Confusion Matrix has rows/columns with values that are not valid labels RRS feed

  • Question

  • I created a classification model with a Multiclass Decision Forest. My data is labeled with two distinct labels: 'Credited' and 'Not Credited'. When I view the outcome of the classifier, I see only these two values if I visualize the scored dataset. However, when I add the Evaluate Model module, there are numerical category labels that I see nowhere else as labels in my data. When I look at the scored data manually, the classification seems to have run as expected. Where are these values coming from and how can I get rid of them?

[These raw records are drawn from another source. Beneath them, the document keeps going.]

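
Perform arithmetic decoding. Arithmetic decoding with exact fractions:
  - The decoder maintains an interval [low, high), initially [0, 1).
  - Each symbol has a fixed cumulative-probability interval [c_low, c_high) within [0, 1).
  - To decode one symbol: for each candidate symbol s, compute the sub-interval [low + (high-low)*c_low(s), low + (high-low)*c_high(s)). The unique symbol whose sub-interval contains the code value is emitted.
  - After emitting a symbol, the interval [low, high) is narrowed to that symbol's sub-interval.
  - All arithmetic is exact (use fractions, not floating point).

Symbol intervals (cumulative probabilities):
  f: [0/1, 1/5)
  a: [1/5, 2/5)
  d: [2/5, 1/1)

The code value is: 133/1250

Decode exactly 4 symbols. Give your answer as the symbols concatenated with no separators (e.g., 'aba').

Step 1: interval [0/1, 1/1), width = 1/1 - 0/1 = 1/1
  'f': [0/1 + 1/1*0/1, 0/1 + 1/1*1/5) = [0/1, 1/5) <- contains code 133/1250
  'a': [0/1 + 1/1*1/5, 0/1 + 1/1*2/5) = [1/5, 2/5)
  'd': [0/1 + 1/1*2/5, 0/1 + 1/1*1/1) = [2/5, 1/1)
  emit 'f', narrow to [0/1, 1/5)
Step 2: interval [0/1, 1/5), width = 1/5 - 0/1 = 1/5
  'f': [0/1 + 1/5*0/1, 0/1 + 1/5*1/5) = [0/1, 1/25)
  'a': [0/1 + 1/5*1/5, 0/1 + 1/5*2/5) = [1/25, 2/25)
  'd': [0/1 + 1/5*2/5, 0/1 + 1/5*1/1) = [2/25, 1/5) <- contains code 133/1250
  emit 'd', narrow to [2/25, 1/5)
Step 3: interval [2/25, 1/5), width = 1/5 - 2/25 = 3/25
  'f': [2/25 + 3/25*0/1, 2/25 + 3/25*1/5) = [2/25, 13/125)
  'a': [2/25 + 3/25*1/5, 2/25 + 3/25*2/5) = [13/125, 16/125) <- contains code 133/1250
  'd': [2/25 + 3/25*2/5, 2/25 + 3/25*1/1) = [16/125, 1/5)
  emit 'a', narrow to [13/125, 16/125)
Step 4: interval [13/125, 16/125), width = 16/125 - 13/125 = 3/125
  'f': [13/125 + 3/125*0/1, 13/125 + 3/125*1/5) = [13/125, 68/625) <- contains code 133/1250
  'a': [13/125 + 3/125*1/5, 13/125 + 3/125*2/5) = [68/625, 71/625)
  'd': [13/125 + 3/125*2/5, 13/125 + 3/125*1/1) = [71/625, 16/125)
  emit 'f', narrow to [13/125, 68/625)

Answer: fdaf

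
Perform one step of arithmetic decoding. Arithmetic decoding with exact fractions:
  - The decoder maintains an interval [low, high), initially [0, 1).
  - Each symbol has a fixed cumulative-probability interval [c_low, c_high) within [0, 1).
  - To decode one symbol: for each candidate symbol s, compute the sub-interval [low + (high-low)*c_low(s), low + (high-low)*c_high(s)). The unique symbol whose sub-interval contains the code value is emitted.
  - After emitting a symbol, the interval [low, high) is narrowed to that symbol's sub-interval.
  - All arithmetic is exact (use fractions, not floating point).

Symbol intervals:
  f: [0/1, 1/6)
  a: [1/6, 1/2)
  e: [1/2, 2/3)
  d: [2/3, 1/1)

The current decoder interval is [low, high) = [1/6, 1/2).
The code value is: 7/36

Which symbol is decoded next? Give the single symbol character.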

    Wednesday, August 14, 2019 9:23 PM

All replies

  • Hello Laura,

    When you use the Evaluate model module the accuracy of a trained model is measured, You provide a dataset containing scores generated from a model, and the Evaluate Model module computes a set of industry-standard evaluation metrics which are returned based on the type of model being evaluated. In this case it is a classification model. For classification models the metrics returned could be any of the following, they are ranked by the metric you select for evaluation.

    • Accuracy measures the goodness of a classification model as the proportion of true results to total cases.
    • Precision is the proportion of true results over all positive results.
    • Recall is the fraction of all correct results returned by the model.
    • F-score is computed as the weighted average of precision and recall between 0 and 1, where the ideal F-score value is 1.
    • AUC measures the area under the curve plotted with true positives on the y axis and false positives on the x axis. This metric is useful because it provides a single number that lets you compare models of different types.
    • Average log loss is a single score used to express the penalty for wrong results. It is calculated as the difference between two probability distributions – the true one, and the one in the model.
    • Training log loss is a single score that represents the advantage of the classifier over a random prediction. The log loss measures the uncertainty of your model by comparing the probabilities it outputs to the known values (ground truth) in the labels. You want to minimize log loss for the model as a whole.

    Could you please check if the above values are seen in your results of evaluate model as these are the metrics reported by this module after the run.


    Friday, August 16, 2019 10:47 AM